1. Modèle économique

Veitur n’est pas une « startup » du kilowatt-heure : c’est un service public de réseaux, intégré au groupe Orkuveitan aux côtés d’ON Power, de Ljósleiðarinn (fibre) et de Carbfix (comptes annuels 2024). Les revenus de la filiale ne sont pas ventilés de manière isolée dans les communiqués vérifiés ici ; en revanche le résultat consolidé du groupe bondit de 45 % en 2024 pour atteindre 9,3 milliards ISK, avec une proposition de dividende de 6,5 milliards ISK (même source ; détail dans le rapport financier consolidé 2024, PDF). Sur les neuf premiers mois de 2025, le groupe affiche 49 984 millions ISK de chiffre d’affaires (+3,9 % en glissement annuel) et un EBITDA de 29 024 millions ISK (résultats trimestriels T3 2025). Côté taille, les bases privées de profilage d’entreprises (fiche Tracxn) évoquent 78 employés directs mi-2024 — indicateur utile mais secondaire par rapport aux comptes consolidés.
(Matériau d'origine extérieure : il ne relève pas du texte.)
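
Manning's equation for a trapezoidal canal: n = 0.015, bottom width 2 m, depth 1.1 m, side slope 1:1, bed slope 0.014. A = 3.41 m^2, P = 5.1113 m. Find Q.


R = A/P = 3.41/5.1113 = 0.667149
Q = (1/0.015) * 3.41 * 0.667149^(2/3) * 0.014^0.5

20.5373 m^3/s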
Sur le terrain, Veitur se présente comme le plus grand utilitaire du pays, avec une part majoritaire de la population raccordée en électricité selon sa présentation opérationnelle (opérations Veitur).

2. Impact réel

Le mix mis en avant pour la chaleur et l’électricité distribuée est 100 % énergies renouvelables — géothermie et hydroélectricité — côté discours corporate (opérations Veitur), en cohérence avec l’atout comparatif islandais décrit dans les syntheses françaises sur la géothermie (fiche pédagogique, *Connaissance des Énergies*). Le groupe publie une feuille de route climat à neutralité nette 2030 sur les périmètres 1 et 2, et 2040 pour le scope 3 (page climat). La capture et la minéralisation du CO₂ via Carbfix — avec extension des capacités à Hellisheiði — constituent le pendant géologique de cette trajectoire ; le récit public islandais sur la minéralisation du carbone est aussi documenté côté francophone (démonstration islandaise Carbfix). Pour le lecteur français, la comparaison n’est pas quantitative (potentiel, urbanisation, régulation), mais stratégique : la France densifie les réseaux de chaleur et les soutiens type Fonds chaleur (ADEME, bilan 2024), là où l’Islande capitalise déjà sur une ressource basale ; la programmation pluriannuelle de l’énergie fixe le cadre d’ambition hexagonal sans dupliquer le modèle islandais.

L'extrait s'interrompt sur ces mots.